Z-Groups

A Z-group is a group whose Sylow subgroups are all cyclic.

Main definitions

• IsZGroup G: a predicate stating that all Sylow subgroups of G are cyclic.

Main results

• IsZGroup.isCyclic_abelianization: a finite Z-group has cyclic abelianization.

TODO: Show that if G is a Z-group with commutator subgroup G', then G = G' ⋊ G/G' where G' and G/G' are cyclic of coprime orders.

class IsZGroup (G : Type u_1) [Group G] : Prop

A Z-group is a group whose Sylow subgroups are all cyclic.

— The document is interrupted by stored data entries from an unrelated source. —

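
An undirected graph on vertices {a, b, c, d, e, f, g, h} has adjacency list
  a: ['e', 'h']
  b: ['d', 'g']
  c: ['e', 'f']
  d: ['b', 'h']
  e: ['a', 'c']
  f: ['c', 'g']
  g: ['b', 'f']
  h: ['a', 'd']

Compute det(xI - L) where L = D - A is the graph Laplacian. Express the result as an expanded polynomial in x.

Reading degrees in the order [a, b, c, d, e, f, g, h] gives [2, 2, 2, 2, 2, 2, 2, 2]; set D = diag(2, 2, 2, 2, 2, 2, 2, 2) and form L = D - A. L has integer entries, so p(x) = det(xI - L) has integer coefficients. Expanding the determinant yields x^8 - 16x^7 + 104x^6 - 352x^5 + 660x^4 - 672x^3 + 336x^2 - 64x. Since p(0) = det(-L) = 0, x divides p(x). The largest eigenvalue, 4, is at most the vertex count 8. By the matrix-tree theorem the graph has (1/8) * product of the nonzero eigenvalues = 8 spanning trees.

x^8 - 16x^7 + 104x^6 - 352x^5 + 660x^4 - 672x^3 + 336x^2 - 64x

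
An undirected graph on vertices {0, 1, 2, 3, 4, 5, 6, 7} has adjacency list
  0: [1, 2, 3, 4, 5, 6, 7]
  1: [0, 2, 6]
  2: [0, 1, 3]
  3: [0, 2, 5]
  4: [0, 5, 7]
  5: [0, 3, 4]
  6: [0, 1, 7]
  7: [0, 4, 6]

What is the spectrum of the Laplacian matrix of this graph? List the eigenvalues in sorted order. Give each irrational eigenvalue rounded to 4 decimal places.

Reading degrees in the order [0, 1, 2, 3, 4, 5, 6, 7] gives [7, 3, 3, 3, 3, 3, 3, 3]; set D = diag(7, 3, 3, 3, 3, 3, 3, 3) and form L = D - A. Diagonalising L (or applying a numerical eigensolver to the 8x8 matrix) gives the spectrum above. By the matrix-tree theorem the graph has (1/8) * product of the nonzero eigenvalues = 841 spanning trees.

[0, 1.7530, 1.7530, 3.4450, 3.4450, 4.8019, 4.8019, 8]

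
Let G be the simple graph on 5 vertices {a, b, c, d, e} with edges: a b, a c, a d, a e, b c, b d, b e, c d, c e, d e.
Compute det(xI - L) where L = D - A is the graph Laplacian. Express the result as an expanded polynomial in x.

x^5 - 20x^4 + 150x^3 - 500x^2 + 625x

Each diagonal entry of L is the vertex degree and each off-diagonal entry is -1 where an edge is present, 0 otherwise; in the order [a, b, c, d, e] the diagonal is [4, 4, 4, 4, 4]. The eigenvalues of L are [0, 5, 5, 5, 5]; the characteristic polynomial is the product of (x - lambda_i), which multiplies out to x^5 - 20x^4 + 150x^3 - 500x^2 + 625x. The constant term is 0 because L is singular (the all-ones vector lies in its kernel). The largest eigenvalue, 5, is at most the vertex count 5. By the matrix-tree theorem the graph has (1/5) * product of the nonzero eigenvalues = 125 spanning trees.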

• isZGroup (p : ℕ) : Nat.Prime p → ∀ (P : Sylow p G), IsCyclic ↥↑P

theorem isZGroup_iff (G : Type u_1) [Group G] : IsZGroup G ↔ ∀ (p : ℕ), Nat.Prime p → ∀ (P : Sylow p G), IsCyclic ↥↑P

instance IsZGroup.instIsCyclicSubtypeMemSubgroupOfFactPrime {G : Type u_1} [Group G] [IsZGroup G] {p : ℕ} [Fact (Nat.Prime p)] (P : Sylow p G) : IsCyclic ↥↑P

theorem IsZGroup.of_squarefree {G : Type u_1} [Group G] (hG : Squarefree (Nat.card G)) : IsZGroup G

theorem IsZGroup.of_injective {G : Type u_1} {G' : Type u_2} [Group G] [Group G'] {f : G →* G'} [hG' : IsZGroup G'] (hf : Function.Injective ⇑f) : IsZGroup G

instance IsZGroup.instSubtypeMemSubgroup {G : Type u_1} [Group G] [IsZGroup G] (H : Subgroup G) : IsZGroup ↥H

theorem IsZGroup.of_surjective {G : Type u_1} {G' : Type u_2} [Group G] [Group G'] {f : G →* G'} [Finite G] [hG : IsZGroup G] (hf : Function.Surjective ⇑f) : IsZGroup G'

instance IsZGroup.instQuotientSubgroupOfFinite {G : Type u_1} [Group G] [Finite G] [IsZGroup G] (H : Subgroup G) [H.Normal] : IsZGroup (G ⧸ H)

theorem IsZGroup.exponent_eq_card (G : Type u_1) [Group G] [Finite G] [IsZGroup G] : Monoid.exponent G = Nat.card G

instance IsZGroup.instIsCyclicOfFiniteOfIsNilpotent {G : Type u_1} [Group G] [Finite G] [IsZGroup G] [hG : Group.IsNilpotent G] : IsCyclic G

instance IsZGroup.isCyclic_abelianization {G : Type u_1} [Group G] [Finite G] [IsZGroup G] : IsCyclic (Abelianization G)

A finite Z-group has cyclic abelianization.